At the invitation of the Indonesian Embassy in Washington, DC, on July 9, 2011, I was one among 5,182 who set a Guinness World Record for the largest angklung ensemble. Never heard of the angklung? Neither had I until two weeks before the event.
The angklung is a one-note musical instrument that comes from Indonesia. It consists of two or more movable bamboo tubes attached to a bamboo frame. You play the angklung by holding it with one hand at the top and shaking it with the other hand at the bottom. It takes eight differently noted angklungs to play a scale.
To help set the Guinness World Record, the Indonesian Embassy had flown in angklung maestro Daeng Udjo from Jakarta, Indonesia. He directed the novice, but enthusiastic group by using hand signals. He demonstrated the hand signals as he taught us how to play a scale. The final test for us was following his hand signals to play the official song, “We are the World,” to set the world record.
Yes, we did! An official adjudicator from the Guinness Book of Records watched the performance and then announced that a new World Record for an angklung ensemble had been set*. She said, “You’re unbelievable. And to think that you have never played the instrument before.”
Being part of setting a Guinness World Record was an amazing event, but it also provided me with four insights that directly relate to successful presentations.

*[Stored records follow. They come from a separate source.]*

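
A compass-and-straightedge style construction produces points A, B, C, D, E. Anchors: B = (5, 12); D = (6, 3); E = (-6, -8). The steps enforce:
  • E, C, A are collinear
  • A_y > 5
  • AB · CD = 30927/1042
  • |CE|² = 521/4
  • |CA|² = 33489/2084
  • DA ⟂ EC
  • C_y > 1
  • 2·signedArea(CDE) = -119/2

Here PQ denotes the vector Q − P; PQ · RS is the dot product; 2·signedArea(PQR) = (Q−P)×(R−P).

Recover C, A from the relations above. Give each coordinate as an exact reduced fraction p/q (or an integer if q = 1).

A = (746/521, 2872/521)
C = (-1/2, 2)

1. C_x = -1/2  [line 11·x + -12·y + 59/2 = 0 ∩ |CE|² = 521/4]
2. C_y = 2  [line 11·x + -12·y + 59/2 = 0 ∩ |CE|² = 521/4]
   → C = (-1/2, 2)
3. A_x = 746/521  [E, C, A are collinear ∩ DA ⟂ EC]
4. A_y = 2872/521  [E, C, A are collinear ∩ DA ⟂ EC]
   → A = (746/521, 2872/521)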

1) Team effort – You’ll never see a one-man Angklung band. Playing a song with the Angklung always takes teamwork and cooperation. Our group used a series of 10 differently noted/tuned angklungs. And, as our Guinness World Record was about number, having a cooperative team of 5,182 was critical. The best presentation is a team effort between the speaker and the audience.
2) Visuals speed learning – Our angklungs had labels at the base with images of the hand signal assigned to each instrument’s note. When the director gave the corresponding hand signal, you shook your angklung. These labels also helped to orient the instrument. When the sticker was facing you, the Angklung was held correctly. Visual learning made for faster comprehension of the task.
3) Practice increases confidence – Angklung maestro Daeng Udjo made us rehearse by leading us through playing scales several times. Then we played a full song several times. That really gave us a sense of how this was going to work. Finally, we were introduced to the song we’d play to attain the record, “We are the World.” We rehearsed the complete song several times before performing it for the record. With each practice, our confidence improved.
4) Being fully present counts – Because of the nature of the event, most of the participants possessed cameras or video recorders. All of us were admonished that for the world record attempt to count, no one could be caught videoing and not playing their instrument. For the five minutes of the attempt, all of us would need to be fully present and engaged in the task at hand, establishing a Guinness World Record. Being fully present and focused on the task at hand was the only way we could achieve our goal.
* My World Record holder status, like any good presentation, is highly ephemeral. If 5,182 people can gather to set a world record in Washington, DC, I’d imagine that this record would be topped when/if they attempt this in Jakarta. Until then, I’ll enjoy my status as a Guinness World Record participant and thrill in the memory of an amazing event.